My little Doka does this exact same thing! When I clean their cage, I let them have run of the room (the cage is in my daughter's play room so it's completely rat/kid proof). The other two go off to explore or (more likely) a place to curl up. Doka, on the other hand, tries to climb me to figure out what I'm doing to her house. It's not like she wants in or anything, she just wants to hang out with me and "help" me clean their cage (even though she's the opposite of helpful). Then when I put her back in her cage, she just wants back out to hang out with me some more. 
Silly girl!!


----------



## rattie_lovers (Mar 7, 2013)

Some rats do that because they have a lot of energy and want more bonding time others will do it because they have an overly dominant cage mate which means you need a bigger cage usually


----------



## eaturbyfill (Aug 23, 2012)

It sounds to me like he loves you and loves to play.  I would just try to give him plenty of stuff to do in the cage to keep him preoccupied.


----------



## JLSaufl (Jan 20, 2013)

One of my three is like that.
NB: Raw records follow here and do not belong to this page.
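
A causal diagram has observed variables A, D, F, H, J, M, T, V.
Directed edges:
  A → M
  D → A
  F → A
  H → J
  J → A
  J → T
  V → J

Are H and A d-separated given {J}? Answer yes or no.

Bayes-Ball from H | {J} reaches {V}.
A ∉ reach(H|{J}) ⇒ H ⊥ A | {J}.

Yes — H ⊥ A | {J}.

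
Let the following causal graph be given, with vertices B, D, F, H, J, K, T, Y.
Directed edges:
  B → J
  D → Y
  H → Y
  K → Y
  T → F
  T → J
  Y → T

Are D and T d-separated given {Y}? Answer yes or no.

Bayes-Ball from D | {Y} reaches {H,K}.
T ∉ reach(D|{Y}) ⇒ D ⊥ T | {Y}.

Yes — D ⊥ T | {Y}.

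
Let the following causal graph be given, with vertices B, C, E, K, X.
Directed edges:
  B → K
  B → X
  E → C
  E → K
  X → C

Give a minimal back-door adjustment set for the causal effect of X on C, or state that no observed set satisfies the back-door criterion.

X→C: minimal back-door set ∅.

desc(X)\{X}={C}; candidates ⊆ {B,E,K}.
∅: X⊥C given ∅ in G with X→· removed — back-door holds.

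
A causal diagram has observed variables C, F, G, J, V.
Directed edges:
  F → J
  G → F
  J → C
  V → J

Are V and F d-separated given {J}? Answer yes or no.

Bayes-Ball from V | {J} reaches {F,G}.
F ∈ reach(V|{J}) ⇒ V ⊥̸ F | {J}.

No — V and F are d-connected given {J}.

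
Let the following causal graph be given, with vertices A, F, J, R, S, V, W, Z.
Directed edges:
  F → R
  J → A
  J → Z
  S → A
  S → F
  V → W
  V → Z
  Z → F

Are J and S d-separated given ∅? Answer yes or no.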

He loooves to be by me, usually he's not on me, but he likes to be near me, sleeping or investigating. When I go to put him back, he refuses. Anytime I go into that room he runs to the door to be let out. When I try to get one of the others...he tries to sneak out. It makes me happy knowing he loves me that much.


----------



## preciouscreature (Feb 13, 2013)

Awwww just sounds like a very affectionate rattie! I think that's lucky 


Sent from Petguide.com Free App


----------



## Cherubim (Dec 6, 2007)

I put more things in the cage like tubes, more bandana hammocks *I make my own hammocks* some little balls, bells etc.. And he STILL does it XD I think it's just his love for me that's greater than anyone imagined. He just prefers to be out I guess. The cage is pretty big too so that can't be it. He just loves the attention. :3


----------